Once in a while however, you find yourself holding space for someone who seems to be emptying your cup more times than they fill it. Recognizing this in itself can take time, finding the root cause may be both difficult in uncovering as well as accepting. It's definitely rough territory when you are exhausting yourself supporting others who seem to take more than they give. I've never been a fan of the whole "if you aren't helping me, you're hurting me" type logic, in the sense that unless you surround yourself with people who will always be giving to you, then they aren't worth your time. It's unrealistic and quite egotistical to live life with your nose so high in the sky you become ignorant to the fact everyone is somewhere in their journey, and everyone's journey contains pain. Of course we are all working on becoming better, some more intentional than others, and so I caution you to be mindful with who you hold space for. I'm certainly not recommending you to cut all ties with the friends and family that seem to suck you dry every chance they get (things will not always be balanced, and there will be times you give and support more than you receive- I'm more touching base on a consistent theme), but I am encouraging you to be practical and conscious with who you continue to hold space for. Just a simple push to reevaluate and question how your time and energy is dispersed.

Holding space can only be done well if you are also holding space for yourself. It can take time and practice to learn where your boundaries lay, and needs are. You know when you're on an airplane (really think pre-covid life... haha an airplane? What's that?) we hear the flight attendants sharing some variation of the oxygen mask rule: 'should the cabin lose pressure, oxygen masks will drop from the overhead area. Please place the mask over your own mouth and nose before assisting others.' Of course, these are steps to take in an emergency on board, but we can surely adapt the same logic when we find ourselves in a circumstance where we are having to be present in emotional vulnerability. Holding space for yourself will ensure you can effectively hold space for others. That can look like providing yourself with opportunities for self-reflection, check-ins, readjustments, recovery and recharge. When this happens you are far more open when holding space for others. When you find yourself struggling with balancing yourself and others, you may feel resentment, heavy from others burdens, burnt out, fatigued (in all senses), and even become apathetic. These are clear warnings that you've lost fundamental balance between holding space for yourself and overloading for others. 2019 in particular called for an incredible amount of support and co-dependancy to make it through the year (and still), so if you are finding yourself tapped out on the weight of others, I encourage you to take some time to recover. Clear your mind, drink some water, practice some deep breathing and reset yourself to be in a better space- whatever that looks like for you- to regain some balance.

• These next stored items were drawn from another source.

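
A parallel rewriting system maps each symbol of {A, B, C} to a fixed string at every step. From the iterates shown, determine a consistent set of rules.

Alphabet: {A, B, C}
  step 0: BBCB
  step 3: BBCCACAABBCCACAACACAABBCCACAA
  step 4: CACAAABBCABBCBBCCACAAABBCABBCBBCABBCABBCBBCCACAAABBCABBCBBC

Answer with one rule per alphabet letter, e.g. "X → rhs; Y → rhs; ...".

  step 3 ⇒ step 4: BBCCACAABBCCACAACACAABBCCACAA ⇒ CA·CA·A·A·BBC·A·BBC·BBC·CA·CA·A·A·BBC·A·BBC·BBC·A·BBC·A·BBC·BBC·CA·CA·A·A·BBC·A·BBC·BBC
    A ↦ BBC
    B ↦ CA
    C ↦ A

A->BBC, B->CA, C->A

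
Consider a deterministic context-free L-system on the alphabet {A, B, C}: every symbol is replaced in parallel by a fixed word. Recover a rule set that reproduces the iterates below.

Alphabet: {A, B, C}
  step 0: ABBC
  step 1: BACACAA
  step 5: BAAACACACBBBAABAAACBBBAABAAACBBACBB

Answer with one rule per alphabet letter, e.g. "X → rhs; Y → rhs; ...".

A->B, B->AC, C->AA

  step 0 ⇒ step 1: ABBC ⇒ B·AC·AC·AA
    A ↦ B
    B ↦ AC
    C ↦ AA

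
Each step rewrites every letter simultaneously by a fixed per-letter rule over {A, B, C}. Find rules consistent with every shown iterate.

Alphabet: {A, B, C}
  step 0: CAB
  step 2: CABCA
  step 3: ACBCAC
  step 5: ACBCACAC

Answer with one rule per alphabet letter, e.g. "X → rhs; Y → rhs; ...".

  step 2 ⇒ step 3: CABCA ⇒ A·C·BC·A·C
    A ↦ C
    B ↦ BC
    C ↦ A

A->C, B->BC, C->A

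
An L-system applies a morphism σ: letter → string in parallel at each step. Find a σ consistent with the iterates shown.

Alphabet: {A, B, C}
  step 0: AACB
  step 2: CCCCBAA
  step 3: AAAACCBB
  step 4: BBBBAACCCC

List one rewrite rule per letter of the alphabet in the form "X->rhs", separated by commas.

  step 3 ⇒ step 4: AAAACCBB ⇒ B·B·B·B·A·A·CC·CC
    A ↦ B
    B ↦ CC
    C ↦ A

A->B, B->CC, C->A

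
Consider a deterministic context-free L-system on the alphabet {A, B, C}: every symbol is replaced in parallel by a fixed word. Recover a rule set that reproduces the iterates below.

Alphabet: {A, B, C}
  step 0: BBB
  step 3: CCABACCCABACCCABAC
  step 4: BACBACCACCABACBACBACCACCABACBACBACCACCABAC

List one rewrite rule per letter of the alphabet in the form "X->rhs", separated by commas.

A->CA, B->C, C->BAC

  step 3 ⇒ step 4: CCABACCCABACCCABAC ⇒ BAC·BAC·CA·C·CA·BAC·BAC·BAC·CA·C·CA·BAC·BAC·BAC·CA·C·CA·BAC
    A ↦ CA
    B ↦ C
    C ↦ BAC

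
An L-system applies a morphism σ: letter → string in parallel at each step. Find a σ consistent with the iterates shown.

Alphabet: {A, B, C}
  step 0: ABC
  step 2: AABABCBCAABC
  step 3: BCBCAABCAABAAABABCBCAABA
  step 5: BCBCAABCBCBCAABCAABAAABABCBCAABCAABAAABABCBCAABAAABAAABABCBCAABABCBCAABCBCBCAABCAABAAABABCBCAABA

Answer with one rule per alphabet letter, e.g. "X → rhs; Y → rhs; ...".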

I will say, it can be difficult at first figuring out where and why you may be feeling emotionally exhausted. And once you practice taking those steps, you will begin living more intuitively to the emotional baggage you carry for others (and yourself). Let me be clear, holding space for others is an honour. And one that, if you aren't careful, can offset your balance. So I will leave you with this, if someone seeks a place in your mind and heart, what a privilege it is for you both. Connection, intimacy and community are all beautiful by-products of holding space for others. Be patient, be mindful and be honest. If you do, I promise you will feel lighter, stronger and more supported. It truly takes a village, and when you choose to be a part of that village the benefits are endless.